Impact on auto insurance rates
It’s worth noting that distracted driving violations can lead to significant penalties and increased insurance rates. For example, a distracted driving violation can raise insurance rates by an average of 23%. The impact of distracted driving goes beyond statistics and can have financial implications for individuals involved in such violations.
Hands-free driving regulations in Iowa
Hands-free driving regulations have been implemented to reduce distractions and enhance road safety. As of July 1, 2017, Iowa’s distracted driving law became a primary law, allowing law enforcement officers to stop any driver who is engaged in texting (reading, writing, or sending) or using any other portable electronic device, except when the vehicle is completely stopped and off the traveled portion of the roadway.

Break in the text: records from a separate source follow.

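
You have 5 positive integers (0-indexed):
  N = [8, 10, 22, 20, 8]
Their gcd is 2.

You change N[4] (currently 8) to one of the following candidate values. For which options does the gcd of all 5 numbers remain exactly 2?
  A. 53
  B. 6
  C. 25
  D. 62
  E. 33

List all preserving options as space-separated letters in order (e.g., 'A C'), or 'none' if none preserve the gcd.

Old gcd = 2; gcd of others (without N[4]) = 2
New gcd for candidate v: gcd(2, v). Preserves old gcd iff gcd(2, v) = 2.
  Option A: v=53, gcd(2,53)=1 -> changes
  Option B: v=6, gcd(2,6)=2 -> preserves
  Option C: v=25, gcd(2,25)=1 -> changes
  Option D: v=62, gcd(2,62)=2 -> preserves
  Option E: v=33, gcd(2,33)=1 -> changes

Answer: B D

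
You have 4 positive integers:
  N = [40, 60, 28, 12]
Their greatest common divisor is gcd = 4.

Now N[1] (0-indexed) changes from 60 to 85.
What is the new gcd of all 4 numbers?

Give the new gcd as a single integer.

Answer: 1

Derivation:
Numbers: [40, 60, 28, 12], gcd = 4
Change: index 1, 60 -> 85
gcd of the OTHER numbers (without index 1): gcd([40, 28, 12]) = 4
New gcd = gcd(g_others, new_val) = gcd(4, 85) = 1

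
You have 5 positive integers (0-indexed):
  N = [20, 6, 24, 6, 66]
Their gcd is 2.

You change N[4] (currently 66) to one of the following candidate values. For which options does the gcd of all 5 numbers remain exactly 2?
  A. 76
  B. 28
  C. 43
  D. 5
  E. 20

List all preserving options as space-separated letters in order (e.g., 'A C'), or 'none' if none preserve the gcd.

Answer: A B E

Derivation:
Old gcd = 2; gcd of others (without N[4]) = 2
New gcd for candidate v: gcd(2, v). Preserves old gcd iff gcd(2, v) = 2.
  Option A: v=76, gcd(2,76)=2 -> preserves
  Option B: v=28, gcd(2,28)=2 -> preserves
  Option C: v=43, gcd(2,43)=1 -> changes
  Option D: v=5, gcd(2,5)=1 -> changes
  Option E: v=20, gcd(2,20)=2 -> preserves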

In recent years, there have been efforts to strengthen hands-free driving regulations in Iowa. Proposed legislation aims to ban all use of a phone by hand while driving, going beyond the existing ban on texting while driving. If signed into law, Iowa would join the 30 states that have already implemented comprehensive hands-free driving laws. Safety advocates argue that even the briefest distractions can lead to car accidents, pointing to data linking phone use to increased accident rates.
Under the current law, only texting while driving is explicitly prohibited in Iowa. However, the proposed legislation would require drivers to keep their phones down entirely while operating a vehicle, emphasizing the importance of minimizing distractions caused by electronic devices.